Saturday, March 19, 2022

Maverick: "Hadley's Hunters"

(This post is part of the 8th Annual Favourite TV Show Blogathon hosted by A Shroud of Thoughts)

(Ever since I started the 8th Annual Favourite TV Show Blogathon, I have written about an episode from a different show each year. This is the first time I am repeating myself. For the 3rd Annual Favourite TV Show Blogathon I wrote about the Maverick episode "Gun-Shy." I hadn't planned on writing about another Maverick episode this year. In fact, I had planned to write about a WKRP in Cincinnati episode in honour of the late Howard Hesseman. It was last week that someone much closer to myself and the classic film and TV community died than Mr. Hesseman. Patricia Nolan Hall, known to her friends as Paddy Lee and known for her blog Caftan Woman, passed on last week. Those of you who knew Paddy probably also know that both Maverick  and Perry Mason numbered among her favourite shows. I then decided to write about a Maverick episode for this blogathon. Paddy Lee, this one is for you.--Terence)

Bart Maverick and Bronco
Among the TV Westerns of the Fifties, Maverick was unique. The heroes of most Westerns of the era were brave, often humourless lawmen or drifters (who often differed from the lawmen only in that they weren't professionals). The heroes of Maverick were the Maverick brothers, Brett (James Garner) and Bart (Jack Kelly), who were gamblers by profession. The Mavericks preferred to get out of situations using their wits instead of their guns or fists, often with plenty of humour. And while both Bret and Bart were honest themselves, they were not below concocting a long con against those who were not honest themselves. Bret and Bart Maverick were then very different from the other heroes of Western TV shows in the Fifties. The tone of the show was different as well. Maverick was played tongue in cheek.

The episodes of Maverick usually centred on one brother or the other, with Bret and Bart teaming up in a few. The episode "Hadley's Hunters" is a fourth season episode, by which time Bart was the sole remaining Maverick.. In "Hadley's Hunters" Sheriff Hadley (Edgar Buchanan) has an ongoing scheme in which his deputies will commit various robberies and then the sheriff pins it on some innocent victim. Bart has the misfortune of coming upon a stagecoach robbery committed by one of Hadley's deputies. Sheriff Hadley then gives Bart an ultimatum. He has five days to capture the "bandit" behind the robbery (in this case, Cherokee Dan Evans, played by Robert Colbert) or face the gallows himself.

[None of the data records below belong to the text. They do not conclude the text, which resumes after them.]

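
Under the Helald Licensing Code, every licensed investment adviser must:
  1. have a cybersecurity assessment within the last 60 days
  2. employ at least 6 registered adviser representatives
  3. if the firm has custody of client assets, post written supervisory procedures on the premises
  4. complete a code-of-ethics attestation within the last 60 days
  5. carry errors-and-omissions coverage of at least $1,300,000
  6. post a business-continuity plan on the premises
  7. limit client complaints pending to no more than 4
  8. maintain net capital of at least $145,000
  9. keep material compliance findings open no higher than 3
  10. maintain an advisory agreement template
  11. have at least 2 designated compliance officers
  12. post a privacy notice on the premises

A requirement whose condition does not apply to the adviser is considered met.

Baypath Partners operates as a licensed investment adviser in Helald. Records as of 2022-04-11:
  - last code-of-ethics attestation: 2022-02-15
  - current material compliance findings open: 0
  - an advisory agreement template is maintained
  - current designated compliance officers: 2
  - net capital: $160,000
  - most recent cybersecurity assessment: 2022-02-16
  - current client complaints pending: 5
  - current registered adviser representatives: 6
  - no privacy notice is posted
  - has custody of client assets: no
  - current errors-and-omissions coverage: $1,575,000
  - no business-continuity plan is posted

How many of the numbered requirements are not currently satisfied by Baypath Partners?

3

1. cybersecurity assessment 54 days ago vs limit 60 → met
2. registered adviser representatives 6 ≥ 6 → met
3. condition 'has custody of client assets' does not hold → requirement n/a → met
4. code-of-ethics attestation 55 days ago vs limit 60 → met
5. errors-and-omissions coverage $1,575,000 ≥ $1,300,000 → met
6. business-continuity plan absent → not met
7. client complaints pending 5 > 4 → not met
8. net capital $160,000 ≥ $145,000 → met
9. material compliance findings open 0 ≤ 3 → met
10. advisory agreement template present → met
11. designated compliance officers 2 ≥ 2 → met
12. privacy notice absent → not met
Not met: 3 of 12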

Maverick was one of several Westerns produced by Warner Bros. for the network ABC. What set Warner Bros.' Westerns apart from Western TV shows produced by other studios is that the Warner Bros. Westerns all took place in a shared universe. The "Warner Bros. Shared Universe" (for lack of a better term) was born when Bret Maverick appeared in the Sugarfoot episode "Misfire" on December 10 1957. Afterwards Warner's Western heroes would appear from time to time on the Westerns of other Warner Western heroes: Bart appeared on Sugarfoot; Tom "Sugarfoot" Brewster (Will Hutchins) appeared on several episodes of Cheyenne; Christopher Colt (Wayde Preston), the hero of Colt .45, appeared several times on Sugarfoot; and so on.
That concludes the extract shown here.